O pedido foi encaminhado ao ministro Flávio Dino, relator do caso no STF. Segundo a PGR, não há elementos suficientes para comprovar a origem ilícita dos valores apreendidos na residência do parlamentar, incluindo o dinheiro encontrado em cofres e em suas vestes íntimas.
“No que se refere aos valores em espécie apreendidos na residência do senador da República, durante o cumprimento das diligências de busca e apreensão realizadas em 14 de outubro de 2020, não se logrou demonstrar a proveniência ilícita do numerário”, afirmou o órgão no parecer.

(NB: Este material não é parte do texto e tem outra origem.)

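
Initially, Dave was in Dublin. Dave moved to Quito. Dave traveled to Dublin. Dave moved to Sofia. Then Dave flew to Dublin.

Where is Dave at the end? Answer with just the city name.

Answer: Dublin

Derivation:
Tracking Dave's location:
Start: Dave is in Dublin.
After move 1: Dublin -> Quito. Dave is in Quito.
After move 2: Quito -> Dublin. Dave is in Dublin.
After move 3: Dublin -> Sofia. Dave is in Sofia.
After move 4: Sofia -> Dublin. Dave is in Dublin.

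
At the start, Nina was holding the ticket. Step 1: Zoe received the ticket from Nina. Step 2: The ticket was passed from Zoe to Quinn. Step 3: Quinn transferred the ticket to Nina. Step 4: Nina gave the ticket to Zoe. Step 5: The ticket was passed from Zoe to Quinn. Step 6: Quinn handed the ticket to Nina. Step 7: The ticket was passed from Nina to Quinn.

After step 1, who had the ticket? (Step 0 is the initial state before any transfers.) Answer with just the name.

Answer: Zoe

Derivation:
Tracking the ticket holder through step 1:
After step 0 (start): Nina
After step 1: Zoe

At step 1, the holder is Zoe.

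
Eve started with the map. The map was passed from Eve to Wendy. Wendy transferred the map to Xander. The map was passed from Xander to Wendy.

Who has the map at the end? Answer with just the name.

Tracking the map through each event:
Start: Eve has the map.
After event 1: Wendy has the map.
After event 2: Xander has the map.
After event 3: Wendy has the map.

Answer: Wendy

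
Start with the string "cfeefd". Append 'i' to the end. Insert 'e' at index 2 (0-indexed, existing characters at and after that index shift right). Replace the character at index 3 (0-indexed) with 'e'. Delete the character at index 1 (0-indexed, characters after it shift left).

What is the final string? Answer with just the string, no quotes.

Applying each edit step by step:
Start: "cfeefd"
Op 1 (append 'i'): "cfeefd" -> "cfeefdi"
Op 2 (insert 'e' at idx 2): "cfeefdi" -> "cfeeefdi"
Op 3 (replace idx 3: 'e' -> 'e'): "cfeeefdi" -> "cfeeefdi"
Op 4 (delete idx 1 = 'f'): "cfeeefdi" -> "ceeefdi"

Answer: ceeefdi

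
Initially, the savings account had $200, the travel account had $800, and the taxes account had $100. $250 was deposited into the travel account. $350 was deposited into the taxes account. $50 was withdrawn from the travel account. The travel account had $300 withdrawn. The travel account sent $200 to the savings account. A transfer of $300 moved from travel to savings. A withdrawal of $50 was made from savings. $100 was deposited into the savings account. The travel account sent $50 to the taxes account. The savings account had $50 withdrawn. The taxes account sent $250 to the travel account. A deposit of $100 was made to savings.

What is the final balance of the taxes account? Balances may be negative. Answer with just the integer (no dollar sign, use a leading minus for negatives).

Tracking account balances step by step:
Start: savings=200, travel=800, taxes=100
Event 1 (deposit 250 to travel): travel: 800 + 250 = 1050. Balances: savings=200, travel=1050, taxes=100
Event 2 (deposit 350 to taxes): taxes: 100 + 350 = 450. Balances: savings=200, travel=1050, taxes=450
Event 3 (withdraw 50 from travel): travel: 1050 - 50 = 1000. Balances: savings=200, travel=1000, taxes=450
Event 4 (withdraw 300 from travel): travel: 1000 - 300 = 700. Balances: savings=200, travel=700, taxes=450
Event 5 (transfer 200 travel -> savings): travel: 700 - 200 = 500, savings: 200 + 200 = 400. Balances: savings=400, travel=500, taxes=450
Event 6 (transfer 300 travel -> savings): travel: 500 - 300 = 200, savings: 400 + 300 = 700. Balances: savings=700, travel=200, taxes=450
Event 7 (withdraw 50 from savings): savings: 700 - 50 = 650. Balances: savings=650, travel=200, taxes=450
Event 8 (deposit 100 to savings): savings: 650 + 100 = 750. Balances: savings=750, travel=200, taxes=450
Event 9 (transfer 50 travel -> taxes): travel: 200 - 50 = 150, taxes: 450 + 50 = 500. Balances: savings=750, travel=150, taxes=500
Event 10 (withdraw 50 from savings): savings: 750 - 50 = 700. Balances: savings=700, travel=150, taxes=500
Event 11 (transfer 250 taxes -> travel): taxes: 500 - 250 = 250, travel: 150 + 250 = 400. Balances: savings=700, travel=400, taxes=250
Event 12 (deposit 100 to savings): savings: 700 + 100 = 800. Balances: savings=800, travel=400, taxes=250

Final balance of taxes: 250

Answer: 250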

Além do arquivamento em relação ao senador, a PGR recomendou que os demais trechos da investigação, que envolvem empresários e servidores estaduais sem foro privilegiado, sejam encaminhados à Justiça de Roraima. Para o Ministério Público, não há razão para que esses pontos permaneçam sob análise do Supremo após a exclusão das imputações contra o parlamentar.
A apuração teve início a partir de denúncias feitas por um ex-integrante da Secretaria de Saúde de Roraima e investigava possíveis desvios de recursos destinados ao combate à pandemia da Covid-19. Durante a operação, a Polícia Federal encontrou mais de R$ 30 mil escondidos na cueca do senador.
À época, Chico Rodrigues afirmou que o dinheiro seria utilizado para pagamento de funcionários e que o escondeu por nervosismo no momento da abordagem. A decisão final sobre o pedido de arquivamento caberá ao ministro Flávio Dino.